Beer is coming. Columbus Winter Beerfest and Creative Living’s Brew Review are this weekend, and the Columbus AleFest takes place in a couple of weeks.

Sure, it’s fun to drink a bunch of beer, but if you make the most of these opportunities then you’re well on your way to the pantheon of beer geekdom — the greatest of geekdoms.

Columbus Brewing Company Brewmaster Eric Bean and AleFest founder Joe Waizmann offered some tips on conquering beer festivals.

1. Be prepared

Most festivals offer guides, maps and other literature about the beers, the breweries and the general flavor profiles of different styles. Use these to create a plan of attack.

“Do a little bit of quick shopping and see what’s available. Come up with a preliminary plan,” Bean said.

Taking out the first 10 minutes — maybe while sampling that first beer — can make a huge difference.

2. Follow the buzz

If you hear people raving about a certain beer or brewery, give it a shot.

Bean suggests that you visit booths that are manned by a brewer or specialist from the brewery. “If I’m going to take time out to go to an event … I’m going to bring something special,” he said.

3. Drink outside the box

The whole point is to try new stuff or things you can’t find at your local beer stores or bar.

“It’s all about education and exposure, so go outside your comfort zone. There’ll be some casks at AleFest, and I recommend people give those a try,” Waizmann suggested.

“I look for beers I haven’t had or haven’t had in a long time,” Bean said. “It’s a great opportunity because you’re not out 10 bucks for a six pack, you’re out a ticket.”

4. Group ’em

Sample the different styles — stouts, IPAs, etc. — with each other.
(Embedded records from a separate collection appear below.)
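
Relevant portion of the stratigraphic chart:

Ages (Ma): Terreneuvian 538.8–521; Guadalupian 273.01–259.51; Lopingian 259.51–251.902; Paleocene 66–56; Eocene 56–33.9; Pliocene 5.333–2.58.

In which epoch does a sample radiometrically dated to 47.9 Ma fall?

Eocene

47.9 Ma lies between 56 and 33.9 Ma, so it falls in the Eocene.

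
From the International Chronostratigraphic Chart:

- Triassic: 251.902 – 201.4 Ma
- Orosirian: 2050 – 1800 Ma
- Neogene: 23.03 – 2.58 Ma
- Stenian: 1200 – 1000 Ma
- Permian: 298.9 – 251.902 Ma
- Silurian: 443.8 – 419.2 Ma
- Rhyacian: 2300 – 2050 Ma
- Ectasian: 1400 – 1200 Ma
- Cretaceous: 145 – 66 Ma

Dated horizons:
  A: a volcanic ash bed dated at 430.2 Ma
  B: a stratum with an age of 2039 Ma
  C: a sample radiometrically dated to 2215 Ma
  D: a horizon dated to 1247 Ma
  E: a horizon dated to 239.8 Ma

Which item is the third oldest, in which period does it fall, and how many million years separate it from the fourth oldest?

Larger Ma means older, so oldest first: C 2215 > B 2039 > D 1247 > A 430.2 > E 239.8.
Counting 3 along gives D (1247 Ma); the excerpt puts that inside the Ectasian, 1400–1200 Ma.
Next in line is A (430.2 Ma), and 1247 − 430.2 = 816.8 Myr.

D, in the Ectasian; 816.8 million years to A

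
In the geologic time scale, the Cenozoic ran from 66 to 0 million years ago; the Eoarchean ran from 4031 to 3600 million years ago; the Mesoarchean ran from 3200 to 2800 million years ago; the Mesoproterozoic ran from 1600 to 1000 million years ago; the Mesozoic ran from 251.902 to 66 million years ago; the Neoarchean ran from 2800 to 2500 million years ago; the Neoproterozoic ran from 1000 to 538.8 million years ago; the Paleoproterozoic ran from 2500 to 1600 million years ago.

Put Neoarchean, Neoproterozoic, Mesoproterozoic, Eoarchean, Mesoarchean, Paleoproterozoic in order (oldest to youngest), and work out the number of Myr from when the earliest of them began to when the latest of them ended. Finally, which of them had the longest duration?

From the excerpt: Neoarchean 2800–2500; Neoproterozoic 1000–538.8; Mesoproterozoic 1600–1000; Eoarchean 4031–3600; Mesoarchean 3200–2800; Paleoproterozoic 2500–1600 (Ma).
Larger Ma is earlier, so the oldest is Eoarchean and the youngest is Neoproterozoic; oldest to youngest: Eoarchean, Mesoarchean, Neoarchean, Paleoproterozoic, Mesoproterozoic, Neoproterozoic.
Oldest start 4031 minus youngest end 538.8 gives 3492.2 Myr overall.
Individual lengths (start − end): Neoarchean 300; Neoproterozoic 461.2; Mesoarchean 400; Paleoproterozoic 900; Eoarchean 431; Mesoproterozoic 600. The largest is Paleoproterozoic at 900 Myr.

Eoarchean, Mesoarchean, Neoarchean, Paleoproterozoic, Mesoproterozoic, Neoproterozoic; total span 3492.2 Myr; longest is Paleoproterozoic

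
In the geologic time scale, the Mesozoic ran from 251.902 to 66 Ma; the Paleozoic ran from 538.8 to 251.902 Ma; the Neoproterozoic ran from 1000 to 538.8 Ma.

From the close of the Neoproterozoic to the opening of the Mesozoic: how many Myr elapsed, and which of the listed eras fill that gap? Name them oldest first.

286.898 million years; Paleozoic

The Neoproterozoic closes at 538.8 Ma and the Mesozoic opens at 251.902 Ma, so the interval is 538.8 − 251.902 = 286.898 Myr.
An era fits inside if it starts at or after 538.8 Ma and ends at or before 251.902 Ma; oldest first that gives Paleozoic.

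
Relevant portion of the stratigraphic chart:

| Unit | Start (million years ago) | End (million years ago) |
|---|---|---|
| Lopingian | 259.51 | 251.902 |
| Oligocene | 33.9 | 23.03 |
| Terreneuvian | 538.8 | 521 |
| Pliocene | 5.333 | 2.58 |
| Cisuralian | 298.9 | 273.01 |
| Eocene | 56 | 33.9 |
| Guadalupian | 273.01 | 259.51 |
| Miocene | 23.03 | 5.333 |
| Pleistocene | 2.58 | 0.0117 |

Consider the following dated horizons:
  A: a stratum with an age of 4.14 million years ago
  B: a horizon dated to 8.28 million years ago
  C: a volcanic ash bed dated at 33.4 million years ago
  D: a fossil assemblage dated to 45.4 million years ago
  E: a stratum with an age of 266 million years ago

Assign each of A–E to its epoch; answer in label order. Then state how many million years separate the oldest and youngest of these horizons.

A: 4.14 Ma lies in 5.333–2.58 Ma, so Pliocene.
B: 8.28 Ma lies in 23.03–5.333 Ma, so Miocene.
C: 33.4 Ma lies in 33.9–23.03 Ma, so Oligocene.
D: 45.4 Ma lies in 56–33.9 Ma, so Eocene.
E: 266 Ma lies in 273.01–259.51 Ma, so Guadalupian.
Oldest = 266 Ma, youngest = 4.14 Ma → span 261.86 Myr.

A — Pliocene; B — Miocene; C — Oligocene; D — Eocene; E — Guadalupian; span 261.86 million years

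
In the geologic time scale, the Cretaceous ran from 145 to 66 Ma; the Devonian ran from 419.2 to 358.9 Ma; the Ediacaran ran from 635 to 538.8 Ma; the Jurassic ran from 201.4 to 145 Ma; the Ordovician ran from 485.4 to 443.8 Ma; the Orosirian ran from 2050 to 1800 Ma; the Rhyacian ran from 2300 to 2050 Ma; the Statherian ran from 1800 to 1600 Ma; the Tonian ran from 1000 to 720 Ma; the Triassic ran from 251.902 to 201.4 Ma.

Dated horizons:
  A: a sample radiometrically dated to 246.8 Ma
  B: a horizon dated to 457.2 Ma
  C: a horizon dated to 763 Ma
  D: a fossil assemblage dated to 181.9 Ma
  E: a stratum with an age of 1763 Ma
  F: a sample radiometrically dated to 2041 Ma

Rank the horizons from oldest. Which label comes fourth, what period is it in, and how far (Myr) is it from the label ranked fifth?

B, in the Ordovician; 210.4 million years to A

Sorted oldest-first by Ma: F (2041), E (1763), C (763), B (457.2), A (246.8), D (181.9).
The fourth oldest is B at 457.2 Ma, which lies in 485.4–443.8 Ma: the Ordovician.
The fifth oldest is A at 246.8 Ma; separation = |457.2 − 246.8| = 210.4 Myr.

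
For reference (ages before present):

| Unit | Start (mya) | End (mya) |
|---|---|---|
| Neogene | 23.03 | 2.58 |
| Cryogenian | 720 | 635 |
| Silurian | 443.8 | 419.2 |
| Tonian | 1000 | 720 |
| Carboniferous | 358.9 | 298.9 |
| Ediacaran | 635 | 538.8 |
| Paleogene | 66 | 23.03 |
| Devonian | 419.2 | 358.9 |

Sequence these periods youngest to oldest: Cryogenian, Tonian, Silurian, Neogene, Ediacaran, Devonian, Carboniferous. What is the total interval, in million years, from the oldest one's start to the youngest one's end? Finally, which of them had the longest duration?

From the excerpt: Cryogenian 720–635; Tonian 1000–720; Silurian 443.8–419.2; Neogene 23.03–2.58; Ediacaran 635–538.8; Devonian 419.2–358.9; Carboniferous 358.9–298.9 (Ma).
Larger Ma is earlier, so the oldest is Tonian and the youngest is Neogene; youngest to oldest: Neogene, Carboniferous, Devonian, Silurian, Ediacaran, Cryogenian, Tonian.
Oldest start 1000 minus youngest end 2.58 gives 997.42 Myr overall.
Individual lengths (start − end): Ediacaran 96.2; Silurian 24.6; Carboniferous 60; Devonian 60.3; Tonian 280; Cryogenian 85; Neogene 20.45. The largest is Tonian at 280 Myr.

Neogene, Carboniferous, Devonian, Silurian, Ediacaran, Cryogenian, Tonian; total span 997.42 Myr; longest is Tonian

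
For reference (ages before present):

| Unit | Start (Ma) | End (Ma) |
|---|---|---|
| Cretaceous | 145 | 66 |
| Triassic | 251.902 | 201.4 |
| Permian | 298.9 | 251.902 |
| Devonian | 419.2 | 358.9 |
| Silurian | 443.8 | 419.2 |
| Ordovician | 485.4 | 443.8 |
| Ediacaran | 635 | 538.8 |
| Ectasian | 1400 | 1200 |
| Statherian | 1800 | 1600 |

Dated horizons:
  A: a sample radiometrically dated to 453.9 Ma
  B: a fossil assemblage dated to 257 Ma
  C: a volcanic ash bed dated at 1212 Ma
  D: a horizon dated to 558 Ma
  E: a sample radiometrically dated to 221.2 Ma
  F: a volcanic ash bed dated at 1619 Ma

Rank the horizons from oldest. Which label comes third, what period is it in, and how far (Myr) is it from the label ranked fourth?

D, in the Ediacaran; 104.1 million years to A

Larger Ma means older, so oldest first: F 1619 > C 1212 > D 558 > A 453.9 > B 257 > E 221.2.
Counting 3 along gives D (558 Ma); the excerpt puts that inside the Ediacaran, 635–538.8 Ma.
Next in line is A (453.9 Ma), and 558 − 453.9 = 104.1 Myr.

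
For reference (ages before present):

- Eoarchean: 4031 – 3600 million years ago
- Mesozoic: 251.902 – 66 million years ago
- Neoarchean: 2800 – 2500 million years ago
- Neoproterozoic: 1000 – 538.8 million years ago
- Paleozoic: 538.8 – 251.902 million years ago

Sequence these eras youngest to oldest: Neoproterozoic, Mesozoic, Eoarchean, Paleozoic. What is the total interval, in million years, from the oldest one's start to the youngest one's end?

Start ages (Ma): Eoarchean 4031, Neoproterozoic 1000, Paleozoic 538.8, Mesozoic 251.902.
Ordered youngest to oldest: Mesozoic, Paleozoic, Neoproterozoic, Eoarchean.
Span = 4031 − 66 = 3965 Myr.

Mesozoic, Paleozoic, Neoproterozoic, Eoarchean; total span 3965 Myr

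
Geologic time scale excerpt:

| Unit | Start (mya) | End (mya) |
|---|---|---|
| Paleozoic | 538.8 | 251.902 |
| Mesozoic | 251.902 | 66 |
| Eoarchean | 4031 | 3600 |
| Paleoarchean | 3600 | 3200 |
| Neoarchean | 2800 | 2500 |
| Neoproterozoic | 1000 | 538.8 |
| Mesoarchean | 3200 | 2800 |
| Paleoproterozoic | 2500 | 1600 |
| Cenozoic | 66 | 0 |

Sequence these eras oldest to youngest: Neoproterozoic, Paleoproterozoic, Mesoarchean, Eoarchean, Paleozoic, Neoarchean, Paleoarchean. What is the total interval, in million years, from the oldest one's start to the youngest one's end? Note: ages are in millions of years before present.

Eoarchean → Paleoarchean → Mesoarchean → Neoarchean → Paleoproterozoic → Neoproterozoic → Paleozoic; total span 3779.098 Myr

Start ages (Ma): Eoarchean 4031, Paleoarchean 3600, Mesoarchean 3200, Neoarchean 2800, Paleoproterozoic 2500, Neoproterozoic 1000, Paleozoic 538.8.
Ordered oldest to youngest: Eoarchean, Paleoarchean, Mesoarchean, Neoarchean, Paleoproterozoic, Neoproterozoic, Paleozoic.
Span = 4031 − 251.902 = 3779.098 Myr.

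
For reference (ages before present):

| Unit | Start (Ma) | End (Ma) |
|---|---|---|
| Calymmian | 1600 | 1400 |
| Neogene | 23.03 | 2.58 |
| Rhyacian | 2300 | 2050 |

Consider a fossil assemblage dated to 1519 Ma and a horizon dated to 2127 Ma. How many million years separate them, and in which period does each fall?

Elapsed time: 2127 − 1519 = 608 Myr.
1519 Ma lies within 1600–1400 Ma: Calymmian.
2127 Ma lies within 2300–2050 Ma: Rhyacian.

608 million years apart; the first in the Calymmian, the second in the Rhyacian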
“To compare them, it’s a lot easier if you have them back to back,” Bean said. “A good way to attack a festival is to drink a couple of styles instead of being all over the board. It’s going to keep you from having that palette fatigue.”

5. H20 me, ASAP

No, pilsners don’t count — drink water to cleanse your palate and stay hydrated. Also remember to rinse your glass if you reuse it.

6. Be friendly

“This is a sharing culture, and you’ll end up talking with people. Take their advice. People are enthusiastic and want to share their thoughts,” Waizmann said.

7. Take notes

Beer drinking isn’t supposed to be homework, but you’ll thank yourself later. The quantity of samples makes it hard to recall them all, and alcohol generally doesn’t improve memory function. Just a simple check mark or plus or minus will suffice.